Overstimulated and overworked, we are too exhausted to pay attention to anything anymore. It is here that we begin to desire structure; a consistent and solid framework one can refer to time and time again. Not needing to think, we simply do. Fill in the blanks, get this amount of marks. Speak once during a class and clock your class participation for a day. Lessons have transformed into a game of metrics and achievement – an objective ritual.
In writing, fluff is seen as filler, trivialities that need not be there to get the message across. Increasingly, to achieve our story of productivity, we cut these so-called embellishments for efficacy – emotions for agenda. Our perspectives on fluff mods embody our lack of familiarity with subjectivity, our exasperation with nuance.
Letting go: Opening the door to fluff once again.
It is the in between that matters the most in life.
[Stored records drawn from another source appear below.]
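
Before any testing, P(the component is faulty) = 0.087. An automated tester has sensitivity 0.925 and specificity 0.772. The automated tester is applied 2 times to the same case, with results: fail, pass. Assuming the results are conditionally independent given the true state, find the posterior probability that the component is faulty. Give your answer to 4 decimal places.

Let H be the event that the component is faulty; start with P(H) = 0.087. P('fail'|H) = 0.925, P('fail'|¬H) = 0.228.
Update on result 1 ('fail'): P(H) ← 0.925·0.0870 / (0.925·0.0870 + 0.228·0.9130) = 0.080475/0.28864 = 0.2788.
Update on result 2 ('pass'): P(H) ← 0.075·0.2788 / (0.075·0.2788 + 0.772·0.7212) = 0.020911/0.57767 = 0.0362.

Posterior P(H) ≈ 0.0362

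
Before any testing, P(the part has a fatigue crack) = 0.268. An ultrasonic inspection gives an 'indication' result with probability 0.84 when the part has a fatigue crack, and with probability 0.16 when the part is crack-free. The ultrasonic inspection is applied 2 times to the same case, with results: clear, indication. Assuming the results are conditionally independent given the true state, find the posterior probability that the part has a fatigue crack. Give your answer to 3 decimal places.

With H the event that the part has a fatigue crack, the joint likelihood of the observed sequence is P(data|H) = 0.16·0.84 = 0.13440 and P(data|¬H) = 0.84·0.16 = 0.13440.
Bayes: P(H|data) = 0.268·0.13440 / (0.268·0.13440 + 0.732·0.13440) = 0.036019/0.13440 = 0.2680.

Posterior P(H) ≈ 0.268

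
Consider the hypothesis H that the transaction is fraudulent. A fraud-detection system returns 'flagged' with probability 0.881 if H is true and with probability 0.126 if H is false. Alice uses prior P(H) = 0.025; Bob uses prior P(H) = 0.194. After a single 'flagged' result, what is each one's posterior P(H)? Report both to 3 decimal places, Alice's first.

Alice: 0.152; Bob: 0.627

The likelihood ratio for a 'flagged' result is 0.881/0.126 = 6.9921.
Alice: prior odds 0.025/0.975 = 0.025641; posterior odds 0.17928; posterior probability 0.152.
Bob: prior odds 0.194/0.806 = 0.24069; posterior odds 1.6830; posterior probability 0.627.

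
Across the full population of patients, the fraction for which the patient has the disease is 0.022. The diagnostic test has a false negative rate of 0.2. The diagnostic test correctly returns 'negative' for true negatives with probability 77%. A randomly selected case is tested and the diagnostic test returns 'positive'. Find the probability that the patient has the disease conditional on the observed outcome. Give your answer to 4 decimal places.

P(H | E) ≈ 0.0726

Write H for 'the patient has the disease'. Prior odds H:¬H = 0.022/0.978 = 0.022495. For the 'positive' outcome, the likelihood ratio is 0.8/0.23 = 3.4783.
Posterior odds = 0.022495 × 3.4783 = 0.078243, so P(H|E) = 0.078243/(1+0.078243) = 0.0726.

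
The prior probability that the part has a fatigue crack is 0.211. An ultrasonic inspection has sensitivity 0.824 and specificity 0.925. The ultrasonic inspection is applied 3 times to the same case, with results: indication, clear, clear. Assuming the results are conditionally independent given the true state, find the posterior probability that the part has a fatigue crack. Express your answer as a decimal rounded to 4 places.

With H the event that the part has a fatigue crack, the joint likelihood of the observed sequence is P(data|H) = 0.824·0.176·0.176 = 0.025524 and P(data|¬H) = 0.075·0.925·0.925 = 0.064172.
Bayes: P(H|data) = 0.211·0.025524 / (0.211·0.025524 + 0.789·0.064172) = 0.0053856/0.056017 = 0.0961.

Posterior P(H) ≈ 0.0961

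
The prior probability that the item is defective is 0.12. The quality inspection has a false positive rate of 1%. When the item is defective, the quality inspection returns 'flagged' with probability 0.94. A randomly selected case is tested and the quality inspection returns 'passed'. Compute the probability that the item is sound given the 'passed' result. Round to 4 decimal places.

Write H for 'the item is defective'. Prior odds H:¬H = 0.12/0.88 = 0.13636. For the 'passed' outcome, the likelihood ratio is 0.06/0.99 = 0.060606.
Posterior odds = 0.13636 × 0.060606 = 0.0082645, so P(H|E) = 0.0082645/(1+0.0082645) = 0.0082. Then P(¬H|E) = 1 − 0.0082 = 0.9918.

P(¬H | E) ≈ 0.9918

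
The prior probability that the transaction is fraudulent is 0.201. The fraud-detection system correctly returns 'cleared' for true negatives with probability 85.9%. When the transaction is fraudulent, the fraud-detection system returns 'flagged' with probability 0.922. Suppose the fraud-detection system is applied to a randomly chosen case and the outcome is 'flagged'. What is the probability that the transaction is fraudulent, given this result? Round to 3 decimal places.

P(H | E) ≈ 0.622

Write H for 'the transaction is fraudulent'. Prior odds H:¬H = 0.201/0.799 = 0.25156. For the 'flagged' outcome, the likelihood ratio is 0.922/0.141 = 6.5390.
Posterior odds = 0.25156 × 6.5390 = 1.6450, so P(H|E) = 1.6450/(1+1.6450) = 0.622.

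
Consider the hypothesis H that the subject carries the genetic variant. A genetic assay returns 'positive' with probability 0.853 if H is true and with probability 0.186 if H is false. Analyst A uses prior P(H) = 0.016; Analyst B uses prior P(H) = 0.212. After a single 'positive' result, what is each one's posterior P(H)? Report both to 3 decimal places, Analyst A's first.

P('+'|H) = 0.853, P('+'|¬H) = 0.186.
Analyst A: numerator 0.853·0.016 = 0.013648; evidence = 0.013648+0.186·0.984 = 0.19667; posterior = 0.069.
Analyst B: numerator 0.853·0.212 = 0.18084; evidence = 0.18084+0.186·0.788 = 0.32740; posterior = 0.552.

Analyst A: 0.069; Analyst B: 0.552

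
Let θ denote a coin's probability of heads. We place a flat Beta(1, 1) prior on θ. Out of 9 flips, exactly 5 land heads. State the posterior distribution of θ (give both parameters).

Posterior: Beta(6, 5)

Observing 5 successes and 4 failures updates Beta(1, 1) by adding the success and failure counts to the two shape parameters: α = 1+5 = 6, β = 1+4 = 5.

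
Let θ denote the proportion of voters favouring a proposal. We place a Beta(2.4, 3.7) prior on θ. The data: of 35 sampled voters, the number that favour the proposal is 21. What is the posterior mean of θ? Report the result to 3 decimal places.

The binomial likelihood is conjugate to the Beta prior: with 21 successes and 14 failures, the posterior is Beta(2.4+21, 3.7+14) = Beta(23.4, 17.7).
Posterior mean = α/(α+β) = 23.4/41.1 = 0.569.

Posterior mean ≈ 0.569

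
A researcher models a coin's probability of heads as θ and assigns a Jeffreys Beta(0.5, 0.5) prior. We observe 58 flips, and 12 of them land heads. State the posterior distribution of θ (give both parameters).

Posterior: Beta(12.5, 46.5)

Observing 12 successes and 46 failures updates Beta(0.5, 0.5) by adding the success and failure counts to the two shape parameters: α = 0.5+12 = 12.5, β = 0.5+46 = 46.5.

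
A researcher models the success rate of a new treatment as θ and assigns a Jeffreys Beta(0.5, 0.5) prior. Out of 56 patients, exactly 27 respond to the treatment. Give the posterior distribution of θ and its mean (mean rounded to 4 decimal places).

The binomial likelihood is conjugate to the Beta prior: with 27 successes and 29 failures, the posterior is Beta(0.5+27, 0.5+29) = Beta(27.5, 29.5).
Posterior mean = α/(α+β) = 27.5/57 = 0.4825.

Posterior: Beta(27.5, 29.5); mean ≈ 0.4825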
As the father of Studio Ghibli, Hayao Miyazaki states in an interview:
"Instead of every movement being dictated by the story, sometimes people will just sit for a moment, or they will sigh, or look in a running stream, or do something extra, not to advance the story but only to give the sense of time and place and who they are. We have a word for that in Japanese. It's called ma (間). Emptiness. It's there intentionally.”
Ma (間) is the space for contemplation that fluff mods provide. Like the creeks that stream down to a grand lake, the similarity that all these bodies of water share is continuity and balance. Without soil and wind, water does not flow. Without water, we no longer feel the textured fissures nor unique ridges of the earth. Fluff mods combine structure with flexibility to achieve this balanced ecosystem of the mind — a space which forms a narrative with spaces to breathe.
When we don’t take fluff mods seriously, we attempt to game the system by reminding ourselves that all of these words are just filler for the next objective. But, in not paying attention to fluff, we lose awareness of how it has always been held within our skeletal frames. As people, we feel hollowed out and empty. Losing sight of trivialities and little moments; like feeling the kiss of the sun on your skin, or the way your friend’s eyes squint in a particular manner when she laughs – we fail to see our lives for all of the small fluffy parts that compose it.
Whether consciously or not, our engagement with fluff reflects our willingness to let go of structure and embrace the dizzying mist of ambiguity. In facing the fluff, we must be intentionally open, to make space for ma (間); this is the most difficult but rewarding step.
As such, I implore you: Let go of your structures, predispositions, deep seated fears and desires. Make space for nuance and complexity. It is only then, where you will begin to notice the slow and comforting warmth of fluff.